Once upon a time in America, Minnesota’s Twin Cities of St. Paul and Minneapolis delighted in being America’s most neighborly cities. Today, it is the proud home of the new Twin Cities: Minneapolis and Mogadishu.
Last weekend at Cities Church in St. Paul, Minnesota leftists protesters turned a Sunday Christian church service into a political flash mob. Nothing says reverence like storming a sanctuary to score points over a church elder’s job at Immigration and Customs Enforcement (ICE). Such debauchery underscores that mixing politics and pews is less civic engagement and more leftist performance art.
About three dozen protesters who invaded Cities Church on January 18 violated the Freedom of Access to Clinic Entrances Act (FACE), that protects worshippers, “to exercise the First Amendment right of religious freedom at a place of religious worship.”
Minnesota’s Attorney General, Keith Ellison, seemed perplexed that FACE might actually apply to church protests. That “outside my purview” moment is leadership that thrills academics who enjoy such evasions as it leaves constituents wondering whether Ellison, Minnesota’s chief law enforcement officer, is truly that incompetent.
Enter the Department of Justice (DOJ) that sent prosecutors citing FACE. Meanwhile, media personalities and politicians arrived to bless the chaos. Don Lemon, who has reinvented himself as a roaming commentator for the left, declared the protest protected speech because nothing says “First Amendment” like barging into a church service. Then, right on cue, Lemon breaks out the race card with sweeping talk of “entitlement and white supremacy.”
In recognition of this civic‑minded chaos, Minnesota’s DMV is reportedly updating the state motto to Land of 10,000 Screaming Karens. In keeping with politically correctness run amok, the NFL is petitioning the Minnesota Vikings ownership to change the name of their franchise to the Somali Pirates.
In case you were wondering about asylum policy, rumor has it the Ayatollahs of Iran have been offered the opportunity by the city’s leftist mayor to open a series of child daycare centers. That is the kind of partisan hospitality that keeps the national conversation lively and absurd.

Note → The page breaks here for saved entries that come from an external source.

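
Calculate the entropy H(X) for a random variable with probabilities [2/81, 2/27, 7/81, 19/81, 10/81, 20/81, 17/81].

H(X) = -Σ p(x) log₂ p(x)
  -2/81 × log₂(2/81) = 0.1318
  -2/27 × log₂(2/27) = 0.2781
  -7/81 × log₂(7/81) = 0.3053
  -19/81 × log₂(19/81) = 0.4907
  -10/81 × log₂(10/81) = 0.3726
  -20/81 × log₂(20/81) = 0.4983
  -17/81 × log₂(17/81) = 0.4727
H(X) = 2.5495 bits


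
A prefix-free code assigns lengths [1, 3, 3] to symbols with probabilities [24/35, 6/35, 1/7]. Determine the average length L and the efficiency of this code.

Average length L = Σ p_i × l_i = 1.6286 bits
Entropy H = 1.2105 bits
Efficiency η = H/L × 100% = 74.33%


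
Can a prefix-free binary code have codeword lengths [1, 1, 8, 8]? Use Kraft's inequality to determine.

Kraft inequality: Σ 2^(-l_i) ≤ 1 for prefix-free code
Calculating: 2^(-1) + 2^(-1) + 2^(-8) + 2^(-8)
= 0.5 + 0.5 + 0.00390625 + 0.00390625
= 1.0078
Since 1.0078 > 1, prefix-free code does not exist


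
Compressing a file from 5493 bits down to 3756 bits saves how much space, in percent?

Space savings = (1 - Compressed/Original) × 100%
= (1 - 3756/5493) × 100%
= 31.62%


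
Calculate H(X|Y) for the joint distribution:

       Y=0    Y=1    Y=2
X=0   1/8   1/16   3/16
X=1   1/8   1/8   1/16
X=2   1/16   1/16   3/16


H(X|Y) = Σ_y p(y) H(X|Y=y)
  p(Y=0) = 5/16, H(X|Y=0) = 1.5219
  p(Y=1) = 1/4, H(X|Y=1) = 1.5000
  p(Y=2) = 7/16, H(X|Y=2) = 1.4488
H(X|Y) = 0.3125×1.5219 + 0.2500×1.5000 + 0.4375×1.4488 = 1.4845 bits


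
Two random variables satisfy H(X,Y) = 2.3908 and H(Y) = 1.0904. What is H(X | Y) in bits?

Chain rule: H(X,Y) = H(X|Y) + H(Y)
H(X|Y) = H(X,Y) - H(Y) = 2.3908 - 1.0904 = 1.3004 bits


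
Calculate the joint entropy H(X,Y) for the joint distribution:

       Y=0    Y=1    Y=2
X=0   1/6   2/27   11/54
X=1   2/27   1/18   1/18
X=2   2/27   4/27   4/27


H(X,Y) = -Σ p(x,y) log₂ p(x,y)
  p(0,0)=1/6: -0.1667 × log₂(0.1667) = 0.4308
  p(0,1)=2/27: -0.0741 × log₂(0.0741) = 0.2781
  p(0,2)=11/54: -0.2037 × log₂(0.2037) = 0.4676
  p(1,0)=2/27: -0.0741 × log₂(0.0741) = 0.2781
  p(1,1)=1/18: -0.0556 × log₂(0.0556) = 0.2317
  p(1,2)=1/18: -0.0556 × log₂(0.0556) = 0.2317
  p(2,0)=2/27: -0.0741 × log₂(0.0741) = 0.2781
  p(2,1)=4/27: -0.1481 × log₂(0.1481) = 0.4081
  p(2,2)=4/27: -0.1481 × log₂(0.1481) = 0.4081
H(X,Y) = 3.0124 bits


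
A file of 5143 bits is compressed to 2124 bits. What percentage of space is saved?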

The constitutional conundrum is simple: either the federal government enforces immigration law, or the state does. Pick a lane. If you claim to be compassionate, direct your compassion at the nation as a whole, including the citizens who live here legally.
Novel idea, indeed.
The city’s ICE shooting has been unfolding exactly how these narratives always do with dramatic flair for a fresh martyr to fuel the unrest.
By intentionally creating disorder in hopes of drawing ICE into a confrontation, the left has crossed from protest into calculated chaos. In addition, Minnesota has sued the DOJ to stop ICE from doing its job and to block FBI probes into Somali fraud.

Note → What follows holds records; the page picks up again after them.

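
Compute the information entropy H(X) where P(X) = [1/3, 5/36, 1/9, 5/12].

H(X) = -Σ p(x) log₂ p(x)
  -1/3 × log₂(1/3) = 0.5283
  -5/36 × log₂(5/36) = 0.3956
  -1/9 × log₂(1/9) = 0.3522
  -5/12 × log₂(5/12) = 0.5263
H(X) = 1.8024 bits


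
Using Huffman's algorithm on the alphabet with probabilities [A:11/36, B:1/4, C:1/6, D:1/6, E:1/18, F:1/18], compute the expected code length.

Huffman tree construction:
Combine smallest probabilities repeatedly
Resulting codes:
  A: 11 (length 2)
  B: 01 (length 2)
  C: 101 (length 3)
  D: 00 (length 2)
  E: 1000 (length 4)
  F: 1001 (length 4)
Average length = Σ p(s) × length(s) = 2.3889 bits


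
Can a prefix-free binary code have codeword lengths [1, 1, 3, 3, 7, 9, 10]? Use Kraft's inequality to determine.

Kraft inequality: Σ 2^(-l_i) ≤ 1 for prefix-free code
Calculating: 2^(-1) + 2^(-1) + 2^(-3) + 2^(-3) + 2^(-7) + 2^(-9) + 2^(-10)
= 0.5 + 0.5 + 0.125 + 0.125 + 0.0078125 + 0.001953125 + 0.0009765625
= 1.2607
Since 1.2607 > 1, prefix-free code does not exist


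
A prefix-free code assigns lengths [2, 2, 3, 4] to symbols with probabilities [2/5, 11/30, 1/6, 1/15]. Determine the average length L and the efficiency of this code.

Average length L = Σ p_i × l_i = 2.3000 bits
Entropy H = 1.7508 bits
Efficiency η = H/L × 100% = 76.12%


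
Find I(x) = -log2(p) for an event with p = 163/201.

Information content I(x) = -log₂(p(x))
I = -log₂(163/201) = -log₂(0.8109)
I = 0.3023 bits


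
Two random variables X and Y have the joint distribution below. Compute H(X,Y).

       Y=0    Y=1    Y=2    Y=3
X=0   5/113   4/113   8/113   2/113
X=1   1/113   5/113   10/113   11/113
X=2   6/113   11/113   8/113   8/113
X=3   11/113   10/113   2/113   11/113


H(X,Y) = -Σ p(x,y) log₂ p(x,y)
  p(0,0)=5/113: -0.0442 × log₂(0.0442) = 0.1990
  p(0,1)=4/113: -0.0354 × log₂(0.0354) = 0.1706
  p(0,2)=8/113: -0.0708 × log₂(0.0708) = 0.2705
  p(0,3)=2/113: -0.0177 × log₂(0.0177) = 0.1030
  p(1,0)=1/113: -0.0088 × log₂(0.0088) = 0.0604
  p(1,1)=5/113: -0.0442 × log₂(0.0442) = 0.1990
  p(1,2)=10/113: -0.0885 × log₂(0.0885) = 0.3096
  p(1,3)=11/113: -0.0973 × log₂(0.0973) = 0.3272
  p(2,0)=6/113: -0.0531 × log₂(0.0531) = 0.2249
  p(2,1)=11/113: -0.0973 × log₂(0.0973) = 0.3272
  p(2,2)=8/113: -0.0708 × log₂(0.0708) = 0.2705
  p(2,3)=8/113: -0.0708 × log₂(0.0708) = 0.2705
  p(3,0)=11/113: -0.0973 × log₂(0.0973) = 0.3272
  p(3,1)=10/113: -0.0885 × log₂(0.0885) = 0.3096
  p(3,2)=2/113: -0.0177 × log₂(0.0177) = 0.1030
  p(3,3)=11/113: -0.0973 × log₂(0.0973) = 0.3272
H(X,Y) = 3.7991 bits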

When anarchy becomes a tactic, the claim of peaceful protests collapses upon itself.
The legal reality check is as simple as it is concise. ICE can make arrests in houses of worship, as disrupting a church service remains illegal. The performative outrage and hypocrisy that typically follows is as selective as it is predictable.
The left is not fighting ICE to change what they are or what they do; rather it is about protecting an immigration policy of open borders that serves their electoral calculus and political goals.
It is no coincidence such theatrics are sold as reform, rather it is by design.
Historically, authoritarian revolutions begin by undermining religious institutions and destabilizing social norms.
From the debates of the Founding Fathers to the cultural struggles of the Cold War, Americans have repeatedly confronted threats to our nation’s core principles.
It is the responsibility of any society committed to the rule of law and the protection of religious liberty to stand firmly against such a cultural Marxist cancer that are undermining the very foundations that have sustained American freedom.